Web UI code and microservices in the same monorepo?


We are a startup and are beginning the process of porting over our entire web app to a decoupled concept where an Angular web UI talks to a collection of microservices. It's your standard modern approach. What is not standard about our strategy is that our CTO has strongly suggested (basically insisted) that we include the code for the Angular front-end in the same monorepo along with all of the microservices that are written in PHP/Lumen. The supposed advantage being that changes to common protocols (like JSON structure, etc) will be easier to deal with if everything is in the same repo.
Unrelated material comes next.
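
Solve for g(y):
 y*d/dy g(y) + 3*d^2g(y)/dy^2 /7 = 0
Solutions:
 g(y) = C1 + C2*erf(sqrt(42)*y/6)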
While I'm totally onboard for keeping all the microservices in the same monorepo I am really hesitant about throwing the Angular code in there as well mostly because I can't seem to find any best practices or precedent for doing this. I have searched and searched and no one seems to have an experience with this kind of setup that they are willing to share. Is there a recommended approach for this specific sort of setup?


Solution

  • If you look into "12 factor app with micro-services" you would get details about best practices.

    If you have your code in a single repo, with CI/CD tools a single checkin any where will deploy all services for backend system and UI on frontend at the same time, this may be ok at first but it will increase deployment times as you add more services, you may have to write some custom code to detect changes specific to UI/Services if you want to avoid this behavior, but you get the advantage of code sharing.

    You can code share even with multiple repositories if you keep your JSON structure in a common repository and share it on both client and server side.

    This all gets hard to manage and deploy once you add more types of clients for example, iOS/Android and as each team wants to own their own deploy and release cycles.

    At the same time you can start with single repository for simplicity, once you start seeing any of these issues, you can move them out into individual repositories.